Transferable skills at their best. If the qualities that made Jesse an in-demand sex worker were those instilled in him by his Jehovah Brothers – kindness, understanding, a willingness to listen – then it’s also those same attributes, along with discretion, that eventually allow him to meld with the London literati.
It’s almost appropriate, or grimly realistic, that a novel that begins so passionately, with such life and recklessness, ends at a dinner party with a Tory. It’s 2016 and Jesse, now 34, has settled down with Owen, his former housemate, who has two daughters from a previous relationship. Owen is a saviour figure. He possesses everything Jesse feels he lacks: he’s middle-class, expensively educated and a published poet. Owen hangs around the kitchen with his designer stubble, reminiscing about his time at Cambridge and exuding refinement. He’s about as interesting as a sentient cardigan. He and Jesse have been together for ten years, but it’s telling that Jesse can only view Owen from the outside: he enjoys the way people hold forth about the brilliance of his partner. There’s no detail that makes the relationship feel real or singular. It’s demoralising to think that Jesse’s struggle for sexual freedom has been eclipsed by his desire for cultural capital.

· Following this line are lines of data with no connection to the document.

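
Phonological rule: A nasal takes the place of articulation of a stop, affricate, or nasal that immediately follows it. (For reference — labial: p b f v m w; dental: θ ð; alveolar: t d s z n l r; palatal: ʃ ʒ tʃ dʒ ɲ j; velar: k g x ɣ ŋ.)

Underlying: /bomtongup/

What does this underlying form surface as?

/m/ before /t/ (alveolar) → [n]
/n/ before /g/ (velar) → [ŋ]

[bontoŋgup]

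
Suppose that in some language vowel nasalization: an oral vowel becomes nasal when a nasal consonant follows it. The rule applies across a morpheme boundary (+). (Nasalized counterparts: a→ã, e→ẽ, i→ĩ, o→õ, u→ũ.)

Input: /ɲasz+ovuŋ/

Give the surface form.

[ɲasz+ovũŋ]

/u/ before nasal /ŋ/ → [ũ]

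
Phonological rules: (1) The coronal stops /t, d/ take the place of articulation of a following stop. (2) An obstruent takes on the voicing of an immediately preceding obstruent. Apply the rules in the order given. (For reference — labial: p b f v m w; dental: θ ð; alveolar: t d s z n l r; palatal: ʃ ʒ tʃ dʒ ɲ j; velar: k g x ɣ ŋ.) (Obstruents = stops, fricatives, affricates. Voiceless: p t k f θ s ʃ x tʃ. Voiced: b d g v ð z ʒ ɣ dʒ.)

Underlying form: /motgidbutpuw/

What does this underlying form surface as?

[mokkibbuppuw]

Rule 1: /t/ before /g/ (velar) → [k]
Rule 1: /d/ before /b/ (labial) → [b]
Rule 1: /t/ before /p/ (labial) → [p]
After rule 1: mokgibbuppuw
Rule 2: /g/ after /k/ (voiceless) → [k]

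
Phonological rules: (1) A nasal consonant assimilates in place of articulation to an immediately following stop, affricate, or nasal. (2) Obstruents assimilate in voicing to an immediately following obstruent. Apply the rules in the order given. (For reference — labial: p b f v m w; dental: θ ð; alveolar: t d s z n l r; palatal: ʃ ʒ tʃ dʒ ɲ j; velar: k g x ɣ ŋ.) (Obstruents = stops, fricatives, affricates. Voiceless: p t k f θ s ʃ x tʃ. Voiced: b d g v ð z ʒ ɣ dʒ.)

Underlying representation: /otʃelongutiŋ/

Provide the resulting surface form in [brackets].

[otʃeloŋgutiŋ]

Rule 1: /n/ before /g/ (velar) → [ŋ]
After rule 1: otʃeloŋgutiŋ
Rule 2: no segment meets the rule's conditions; no change.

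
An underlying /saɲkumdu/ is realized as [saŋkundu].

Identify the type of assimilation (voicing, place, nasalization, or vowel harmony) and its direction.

/ɲ/→[ŋ] /m/→[n].
Each target copies a feature from the following segment, so the direction is regressive.

place assimilation, regressive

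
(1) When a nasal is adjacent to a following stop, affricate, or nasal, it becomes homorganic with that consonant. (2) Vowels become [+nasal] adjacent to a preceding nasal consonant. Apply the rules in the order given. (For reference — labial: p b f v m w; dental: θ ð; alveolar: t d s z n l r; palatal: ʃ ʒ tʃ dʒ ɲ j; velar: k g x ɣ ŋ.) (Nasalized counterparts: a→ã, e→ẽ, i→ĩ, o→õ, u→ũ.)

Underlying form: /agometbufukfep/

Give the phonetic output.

Rule 1: no segment meets the rule's conditions; no change.
After rule 1: agometbufukfep
Rule 2: /e/ after nasal /m/ → [ẽ]

[agomẽtbufukfep]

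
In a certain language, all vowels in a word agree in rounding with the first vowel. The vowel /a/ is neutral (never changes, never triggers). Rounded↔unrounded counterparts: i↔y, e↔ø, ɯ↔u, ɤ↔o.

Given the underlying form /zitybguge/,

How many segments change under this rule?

2

/y/ harmonizes with /i/ ([-round]) → [i]
/u/ harmonizes with /i/ ([-round]) → [ɯ]
2 segments change.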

There’s a lengthy picnic scene in which Jesse lists the achievements of his new friends – one has written a book for which several publishers are in a bidding war (Faber is in the lead). Another has her play staged at the Royal Court. There’s also a composer who creates ‘post-industrial soundscapes incorporating dub, synth, experimental and gospel sounds’. I was left wondering why Jesse now cares so much about what his friends do for money, but perhaps it’s all prostitution of another sort. On the way to Owen’s publisher’s house in Suffolk, Owen chooses the music – mainly classical. At dinner, Jesse is introduced to a Brexiteer, Lord Groombridge, whom he used to fuck for money. What follows is the sort of social satire that’s now so ubiquitous in novels, and so abysmally toothless, that it’s almost like buying into a con to acknowledge it (Groombridge’s wife’s ‘stilettos are as red as her lips’). Jesse considers revealing Groombridge’s dirty secret, ‘but feels, for the sake of the evening, that he’ll have to keep his mouth shut’. If you were feeling cynical, you could argue that Jesse has traded one enclosed, limited world for another. He sits in ‘a medieval throne chair’ opposite Groombridge, who drones on about ‘the inner machinations of the House of Lords post-referendum’. The starters are laid out: platters of ‘courgette salad with pomegranate, Lebanese tomatoes, radish, cucumber, coriander, molasses, chilli and za’atar, and warm hunks of homemade baguette’. To drink, Jesse chooses the 2012 Hermitage Blanc: ‘I’ve never tried a white Côtes du Rhône.’ Lord Groombridge’s wife comments that the food looks delicious. ‘It really does,’ Jesse replies.